A arte da política, se for democrática, é a arte de desmontar os
limites à liberdade dos cidadãos; mas é também a arte da autolimitação: a de
libertar os indivíduos para capacitá-los a traçar, individual e coletivamente,
seus próprios limites individuais e coletivos. Esta segunda característica foi
praticamente perdida. Todos os limites
estão fora dos limites.
(…)
Os poderes mais poderosos fluem ou flutuam e as decisões mais decisivas
são tomadas num espaço distante da ágora ou mesmo fora do espaço público
politicamente institucionalizado; para as instituições políticas do dia elas
estão realmente fora dos limites e fora de controle.
Zygmunt Bauman, Em busca da Política, Zahar Editores,
2000, (na Introdução)
Lamenta-se Pacheco, no Abrupto,
da perda da independência, da perda da soberania, da perda da democracia (não
se lamenta, curiosamente, da perda da política). Parece ter tido um rebate,
apercebendo-se, só agora, da nova realidade em que vivemos mergulhados e para a
qual já alguns cientistas sociais, como Zygmunt Bauman, já nos tinham alertado.

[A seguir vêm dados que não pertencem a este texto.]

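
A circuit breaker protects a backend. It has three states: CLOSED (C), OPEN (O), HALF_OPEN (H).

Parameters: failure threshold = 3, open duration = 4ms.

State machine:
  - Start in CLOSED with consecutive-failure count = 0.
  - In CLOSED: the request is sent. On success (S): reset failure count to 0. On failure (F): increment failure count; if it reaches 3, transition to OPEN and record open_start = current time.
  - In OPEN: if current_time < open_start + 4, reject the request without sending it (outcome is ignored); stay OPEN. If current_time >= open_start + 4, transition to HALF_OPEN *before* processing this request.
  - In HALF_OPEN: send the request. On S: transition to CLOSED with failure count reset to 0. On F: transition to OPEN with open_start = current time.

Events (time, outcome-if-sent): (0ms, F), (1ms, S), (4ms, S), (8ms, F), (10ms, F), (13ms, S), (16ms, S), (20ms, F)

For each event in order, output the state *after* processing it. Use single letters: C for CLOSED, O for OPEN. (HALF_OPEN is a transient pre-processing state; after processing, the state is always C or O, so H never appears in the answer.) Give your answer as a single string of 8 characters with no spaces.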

Os tempos são efectivamente novos. Os tempos são pós-democráticos e o poder já
não mora aqui. Os portugueses, na sua generalidade, não se aperceberam ainda – continuam
a votar no passado (ainda e sempre presos nos “labirintos da saudade”, quem
sabe?). Foi assim nestas eleições presidenciais: o candidato vencedor tem
raízes num Estado que de Novo, só o nome tem. É uma coisa de antanho, que nos
tem acompanhado quase quotidianamente, na rádio e na TV.
Ontem Guterres acabou, sem querer, por emitir um paradoxo, ao
desejar que "
o país, agora que todos
os actos eleitorais estão concluídos, entre em plena normalidade democrática."
Mas, perguntamos nós, há algo mais normal numa democracia do que a ocorrência de eleições? Pelo
contrário, actualmente o acto eleitoral parece ser o único momento de
normalidade democrática nesta nova realidade pós-democrática e
pós-política em que vivemos. Com efeito, a única situação em que a democracia
se manifesta com toda a sua normalidade é durante os actos eleitorais. Depois
das eleições, a dita “normalidade democrática” desaparece, pois como refere
Bauman, os poderes decisórios encontram-se num “
espaço distante da ágora ou mesmo fora do espaço público politicamente
institucionalizado”, muito para além, portanto, do alcance dos eleitores e
dos seus legítimos representantes.
Em suma, vivemos uma fachada democrática. O tempo
da “normalidade democrática” a que Guterres se refere, é um faz de conta.